Layer Diffuse Decode¶

Documentation¶

Class name: LayeredDiffusionDecode
Category: layer_diffuse
Output node: False

This node is designed to decode images through a layered diffusion process, leveraging advanced techniques to enhance image quality and detail. It focuses on reconstructing or generating images by applying a series of diffusion steps, aimed at improving visual fidelity and achieving high-resolution outputs.

Input types¶

Required¶

samples
- Represents the input samples to be decoded, playing a crucial role in determining the characteristics and quality of the decoded images.
- Comfy dtype: LATENT
- Python dtype: Dict
images
- A tensor of images to be processed, serving as the base for the diffusion decoding process. This parameter is essential for defining the initial state of the images before applying the diffusion steps.
- Comfy dtype: IMAGE
- Python dtype: torch.Tensor
sd_version
- Indicates the version of the diffusion model to be used, impacting the decoding process's effectiveness and the final image quality.
- Comfy dtype: COMBO[STRING]
- Python dtype: str
sub_batch_size
- Determines the size of sub-batches for processing, optimizing the decoding operation's efficiency and resource utilization.
- Comfy dtype: INT
- Python dtype: int

Output types¶

image
- Comfy dtype: IMAGE
- The decoded image output, showcasing the result of the layered diffusion decoding process.
- Python dtype: torch.Tensor
mask
- Comfy dtype: MASK
- The alpha mask output, representing the transparency layer decoded alongside the image, enhancing the image's composition and detail.
- Python dtype: torch.Tensor

Usage tips¶

Infra type: GPU
Common nodes: unknown

Source code¶

class LayeredDiffusionDecode:
    """
    Decode alpha channel value from pixel value.
    [B, C=3, H, W] => [B, C=4, H, W]
    Outputs RGB image + Alpha mask.
    """

    @classmethod
    def INPUT_TYPES(s):
        return {
            "required": {
                "samples": ("LATENT",),
                "images": ("IMAGE",),
                "sd_version": (
                    [
                        StableDiffusionVersion.SD1x.value,
                        StableDiffusionVersion.SDXL.value,
                    ],
                    {
                        "default": StableDiffusionVersion.SDXL.value,
                    },
                ),
                "sub_batch_size": (
                    "INT",
                    {"default": 16, "min": 1, "max": 4096, "step": 1},
                ),
            },
        }

    RETURN_TYPES = ("IMAGE", "MASK")
    FUNCTION = "decode"
    CATEGORY = "layer_diffuse"

    def __init__(self) -> None:
        self.vae_transparent_decoder = {}

    def decode(self, samples, images, sd_version: str, sub_batch_size: int):
        """
        sub_batch_size: How many images to decode in a single pass.
        See https://github.com/huchenlei/ComfyUI-layerdiffuse/pull/4 for more
        context.
        """
        sd_version = StableDiffusionVersion(sd_version)
        if sd_version == StableDiffusionVersion.SD1x:
            url = "https://huggingface.co/LayerDiffusion/layerdiffusion-v1/resolve/main/layer_sd15_vae_transparent_decoder.safetensors"
            file_name = "layer_sd15_vae_transparent_decoder.safetensors"
        elif sd_version == StableDiffusionVersion.SDXL:
            url = "https://huggingface.co/LayerDiffusion/layerdiffusion-v1/resolve/main/vae_transparent_decoder.safetensors"
            file_name = "vae_transparent_decoder.safetensors"

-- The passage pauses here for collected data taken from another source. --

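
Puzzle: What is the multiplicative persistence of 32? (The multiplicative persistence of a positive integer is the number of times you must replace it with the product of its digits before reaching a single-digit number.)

32 → 6 (1 step)

1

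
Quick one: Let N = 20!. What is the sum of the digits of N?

54

20! = 2432902008176640000
Sum of its 19 digits: 54.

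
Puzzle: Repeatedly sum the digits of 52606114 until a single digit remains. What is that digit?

5+2+6+0+6+1+1+4 = 25
2+5 = 7

7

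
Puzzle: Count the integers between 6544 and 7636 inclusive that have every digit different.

554

The integers in [6544, 7636] that have every digit different: 6547, 6548, 6549, 6570, 6571, 6572, …, 7634, 7635.
554 qualify.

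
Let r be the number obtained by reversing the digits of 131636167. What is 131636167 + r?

893272298

Reverse of 131636167 is 761636131.
131636167 + 761636131 = 893272298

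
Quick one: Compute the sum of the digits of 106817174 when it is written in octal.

37

106817174 in base 8 is 627363226.
Digit sum: 6+2+7+3+6+3+2+2+6 = 37.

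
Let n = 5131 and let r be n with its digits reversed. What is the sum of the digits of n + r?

Reversal of 5131 is 1315; 5131 + 1315 = 6446.
Digit sum of 6446: 6+4+4+6 = 20.

20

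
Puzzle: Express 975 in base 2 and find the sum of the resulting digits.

975 in base 2 is 1111001111.
Digit sum: 1+1+1+1+0+0+1+1+1+1 = 8.

8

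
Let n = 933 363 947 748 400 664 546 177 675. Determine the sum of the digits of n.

134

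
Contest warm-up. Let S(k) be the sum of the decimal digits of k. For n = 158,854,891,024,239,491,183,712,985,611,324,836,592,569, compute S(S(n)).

First digit sum: 197.
1+9+7 = 17.

17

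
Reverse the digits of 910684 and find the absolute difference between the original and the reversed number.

424665

Reverse of 910684 is 486019.
|910684 − 486019| = 424665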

        if not self.vae_transparent_decoder.get(sd_version):
            model_path = load_file_from_url(
                url=url, model_dir=layer_model_root, file_name=file_name
            )
            self.vae_transparent_decoder[sd_version] = TransparentVAEDecoder(
                load_torch_file(model_path),
                device=comfy.model_management.get_torch_device(),
                dtype=(
                    torch.float16
                    if comfy.model_management.should_use_fp16()
                    else torch.float32
                ),
            )
        pixel = images.movedim(-1, 1)  # [B, H, W, C] => [B, C, H, W]

        # Decoder requires dimension to be 64-aligned.
        B, C, H, W = pixel.shape
        assert H % 64 == 0, f"Height({H}) is not multiple of 64."
        assert W % 64 == 0, f"Height({W}) is not multiple of 64."

        decoded = []
        for start_idx in range(0, samples["samples"].shape[0], sub_batch_size):
            decoded.append(
                self.vae_transparent_decoder[sd_version].decode_pixel(
                    pixel[start_idx : start_idx + sub_batch_size],
                    samples["samples"][start_idx : start_idx + sub_batch_size],
                )
            )
        pixel_with_alpha = torch.cat(decoded, dim=0)

        # [B, C, H, W] => [B, H, W, C]
        pixel_with_alpha = pixel_with_alpha.movedim(1, -1)
        image = pixel_with_alpha[..., 1:]
        alpha = pixel_with_alpha[..., 0]
        return (image, alpha)